JoAnn married Zig, the founder of Beneath the Sea. Soon she realized she had married both Zig and Beneath the Sea. JoAnn’s caring created family-oriented programs at Beneath the Sea such as Ocean Pals, an ocean environmental art program that featured an international poster contest for grade school children, she often referred to the Ocean Pals Education by art poster contest as: “what we learn from our children.” In addition to her Ocean Pals program, she later created the Beneath the Sea Marine Careers program devoted to high school and college students seeking marine careers. JoAnn also created a Scholarship Program that would award funds to students interested in pursuing a career in the marine industry.
In Memoriam
Emory Kristof
November 19, 1942 - February 6, 2023
It is with sad heart that Beneath the Sea calls attention to the passing of Emory Kristof. Emory was Beneath the Sea’s Diver of the Year in Science in 1988, returning again in 2017 to accept the honor of being Beneath the Sea’s Legend of the Sea in 2017. Emory Kristof was an American photographer. His work has been published in National Geographic Magazine and elsewhere.

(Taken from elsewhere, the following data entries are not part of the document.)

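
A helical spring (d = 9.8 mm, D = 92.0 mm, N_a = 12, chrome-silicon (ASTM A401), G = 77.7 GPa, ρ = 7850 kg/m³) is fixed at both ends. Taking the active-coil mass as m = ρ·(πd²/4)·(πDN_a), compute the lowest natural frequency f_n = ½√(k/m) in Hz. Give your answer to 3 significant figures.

k = Gd⁴/(8D³N_a) = (77.7×10³)(9.8⁴)/(8·92.0³·12) = 9.5872 N/mm = 9587.2 N/m
Wire length L = πDN_a = π·92.0·12 = 3468.3 mm
m = ρ·(πd²/4)·L = 7850 × 75.43×10⁻⁶ m² × 3.4683 m = 2.0537 kg
f_n = ½√(k/m) = 0.5·√(9587.2/2.0537) = 0.5·√(4668.3) = 34.163 Hz

34.2 Hz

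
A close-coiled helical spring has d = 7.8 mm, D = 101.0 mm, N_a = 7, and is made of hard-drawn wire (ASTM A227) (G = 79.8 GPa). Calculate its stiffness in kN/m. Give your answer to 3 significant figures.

k = Gd⁴/(8D³N_a) = (79.8×10³ × 7.8⁴) / (8 × 101.0³ × 7)
  = 2.9538e+08 / 5.76969e+07 = 5.1195 N/mm

5.12 kN/m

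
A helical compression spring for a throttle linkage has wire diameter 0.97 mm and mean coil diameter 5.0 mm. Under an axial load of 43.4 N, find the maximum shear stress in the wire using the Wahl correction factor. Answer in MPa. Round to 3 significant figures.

787 MPa

Spring index C = D/d = 5.0/0.97 = 5.1546
K_W = (4C−1)/(4C−4) + 0.615/C = 19.619/16.619 + 0.1193 = 1.2998
τ₀ = 8FD/(πd³) = 8·43.4·5.0/(π·0.97³) = 1736/2.8672 = 605.46 MPa
τ_max = K·τ₀ = 1.2998 × 605.46 = 786.99 MPa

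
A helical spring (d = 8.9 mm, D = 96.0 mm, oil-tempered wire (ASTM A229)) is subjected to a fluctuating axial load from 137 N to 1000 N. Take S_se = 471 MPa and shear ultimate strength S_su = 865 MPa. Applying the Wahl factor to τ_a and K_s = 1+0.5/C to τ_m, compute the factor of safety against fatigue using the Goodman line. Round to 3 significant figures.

1.67

C = D/d = 96.0/8.9 = 10.7865; K_W = (4C−1)/(4C−4)+0.615/C = 1.1337; K_s = 1+0.5/C = 1.0464
F_a = (F_max−F_min)/2 = 431.5 N; F_m = (F_max+F_min)/2 = 568.5 N
τ_a = K_W·8F_aD/(πd³) = 1.1337 × 149.63 = 169.63 MPa
τ_m = K_s·8F_mD/(πd³) = 1.0464 × 197.14 = 206.28 MPa
Goodman: 1/n_f = τ_a/S_se + τ_m/S_su = 169.63/471 + 206.28/865 = 0.36015 + 0.23847 = 0.59862
n_f = 1/0.59862 = 1.671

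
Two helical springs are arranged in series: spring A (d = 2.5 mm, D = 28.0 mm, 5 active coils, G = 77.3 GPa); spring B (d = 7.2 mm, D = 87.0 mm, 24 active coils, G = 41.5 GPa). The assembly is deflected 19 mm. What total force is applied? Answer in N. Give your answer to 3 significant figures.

13.3 N

k_A = Gd⁴/(8D³N_a) = (77.3×10³)(2.5⁴)/(8·28.0³·5) = 3.4388 N/mm
k_B = Gd⁴/(8D³N_a) = (41.5×10³)(7.2⁴)/(8·87.0³·24) = 0.8821 N/mm
Series: 1/k_eq = 1/3.4388 + 1/0.8821 = 1.4245; k_eq = 0.70202 N/mm
F = k_eq·δ = 0.70202·19 = 13.338 N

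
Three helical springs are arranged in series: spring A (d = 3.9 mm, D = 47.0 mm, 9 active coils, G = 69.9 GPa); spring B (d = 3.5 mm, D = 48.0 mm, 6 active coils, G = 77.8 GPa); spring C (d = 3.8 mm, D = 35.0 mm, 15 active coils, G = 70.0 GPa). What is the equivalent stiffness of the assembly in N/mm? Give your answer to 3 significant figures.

0.788 N/mm

k_A = Gd⁴/(8D³N_a) = (69.9×10³)(3.9⁴)/(8·47.0³·9) = 2.1633 N/mm
k_B = Gd⁴/(8D³N_a) = (77.8×10³)(3.5⁴)/(8·48.0³·6) = 2.1993 N/mm
k_C = Gd⁴/(8D³N_a) = (70.0×10³)(3.8⁴)/(8·35.0³·15) = 2.8369 N/mm
Series: 1/k_eq = 1/2.1633 + 1/2.1993 + 1/2.8369 = 1.2694; k_eq = 0.78774 N/mm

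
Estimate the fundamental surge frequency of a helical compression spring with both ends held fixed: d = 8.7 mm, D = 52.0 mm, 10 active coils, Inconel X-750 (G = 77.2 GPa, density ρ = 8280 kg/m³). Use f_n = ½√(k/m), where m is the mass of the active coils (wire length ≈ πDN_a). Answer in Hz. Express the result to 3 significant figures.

k = Gd⁴/(8D³N_a) = (77.2×10³)(8.7⁴)/(8·52.0³·10) = 39.318 N/mm = 39318 N/m
Wire length L = πDN_a = π·52.0·10 = 1633.6 mm
m = ρ·(πd²/4)·L = 8280 × 59.447×10⁻⁶ m² × 1.6336 m = 0.8041 kg
f_n = ½√(k/m) = 0.5·√(39318/0.8041) = 0.5·√(48897) = 110.56 Hz

111 Hz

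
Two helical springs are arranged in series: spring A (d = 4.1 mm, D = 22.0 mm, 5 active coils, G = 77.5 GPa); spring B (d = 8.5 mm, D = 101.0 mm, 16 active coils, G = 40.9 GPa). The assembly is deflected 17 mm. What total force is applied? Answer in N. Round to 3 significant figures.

k_A = Gd⁴/(8D³N_a) = (77.5×10³)(4.1⁴)/(8·22.0³·5) = 51.417 N/mm
k_B = Gd⁴/(8D³N_a) = (40.9×10³)(8.5⁴)/(8·101.0³·16) = 1.6189 N/mm
Series: 1/k_eq = 1/51.417 + 1/1.6189 = 0.63715; k_eq = 1.5695 N/mm
F = k_eq·δ = 1.5695·17 = 26.682 N

26.7 N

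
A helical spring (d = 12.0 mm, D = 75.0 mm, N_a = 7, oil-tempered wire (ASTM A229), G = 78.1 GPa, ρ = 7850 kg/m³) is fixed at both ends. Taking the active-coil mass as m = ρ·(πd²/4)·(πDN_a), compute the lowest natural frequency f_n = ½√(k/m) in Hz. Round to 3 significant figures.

108 Hz

k = Gd⁴/(8D³N_a) = (78.1×10³)(12.0⁴)/(8·75.0³·7) = 68.549 N/mm = 68549 N/m
Wire length L = πDN_a = π·75.0·7 = 1649.3 mm
m = ρ·(πd²/4)·L = 7850 × 113.1×10⁻⁶ m² × 1.6493 m = 1.4643 kg
f_n = ½√(k/m) = 0.5·√(68549/1.4643) = 0.5·√(46814) = 108.18 Hz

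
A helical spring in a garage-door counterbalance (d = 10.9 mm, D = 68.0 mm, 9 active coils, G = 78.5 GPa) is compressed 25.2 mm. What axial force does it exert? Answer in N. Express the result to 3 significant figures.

k = Gd⁴/(8D³N_a) = (78.5×10³)(10.9⁴)/(8·68.0³·9) = 48.946 N/mm
F = k·δ = 48.946 × 25.2 = 1233.4 N

1230 N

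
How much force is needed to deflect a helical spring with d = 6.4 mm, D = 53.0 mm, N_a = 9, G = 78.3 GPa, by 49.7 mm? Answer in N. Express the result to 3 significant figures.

609 N

k = Gd⁴/(8D³N_a) = (78.3×10³)(6.4⁴)/(8·53.0³·9) = 12.255 N/mm
F = k·δ = 12.255 × 49.7 = 609.09 N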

Emory Kristof has participated in multiple undersea expeditions with Canadian explorers Joseph MacInnis and Phil Nuytten, including the exploration of the Breadalbane, the world’s northernmost known shipwreck. Emory also accompanied MacInnis and Russian explorer Anatoly Sagalevich on a descent 16,400 feet into Kings Trough in the eastern North Atlantic aboard the submersible Mir 1, and on the expedition which made the IMAX film Titanica.
It began for Emory as the payoff on a boyhood dream; he got that job as an intern at National Geographic! Emory was to become a legend in the field of high-tech underwater photography using robot cameras and remotely operated vehicles.
Emory studied journalism at the University of Maryland at College Park and received a bachelor’s degree in 1964. A National Geographic staff photographer from 1964 to 1994, he has produced forty-some articles for the magazine.
Emory created the preliminary designs of the electronic camera system for the Argo vehicle, which
found the Titanic. He led photographic surveys of the C.S.S. Alabama off the coast of France in 1992 and the 16th-century wreck San Diego in the Philippines in 1993. In 1995, he led an expedition to recover the bell of the Edmund Fitzgerald and produced the first deep-water images with high-definition TV.
In “Testing the Waters of Rongelap,” published in National Geographic magazine in April 1998, Emory recorded oceanic life in the nuclear weapons-contaminated waters surrounding the Marshall Islands. In August 1998, Kristof’s pictures of the Titanic were presented in the National Geographic article “Tragedy in Three Dimensions.” The pictures, recorded in 1991 using high-intensity lighting systems, appeared in unprecedented detail because of advances in 3-D computer video editing.
Emory Kristof has earned many awards for both writing and photography, including the NOGI Award for Arts from the Underwater Society of America in 1988 and the Explorers Club Lowell Thomas Award for Underwater Exploration in 1986. That same year, Kristof and Robert Ballard received the American Society of Magazine Publishers Innovation in Photography Award for their photographic coverage of the Titanic. In 1998, the National Press Photographers Association “for being one of our profession’s most imaginative innovators” presented Kristof with the J. Winton Lemen Fellowship Award. In 2001, Kristof was named a contributing photographer-in-residence at the National Geographic Society.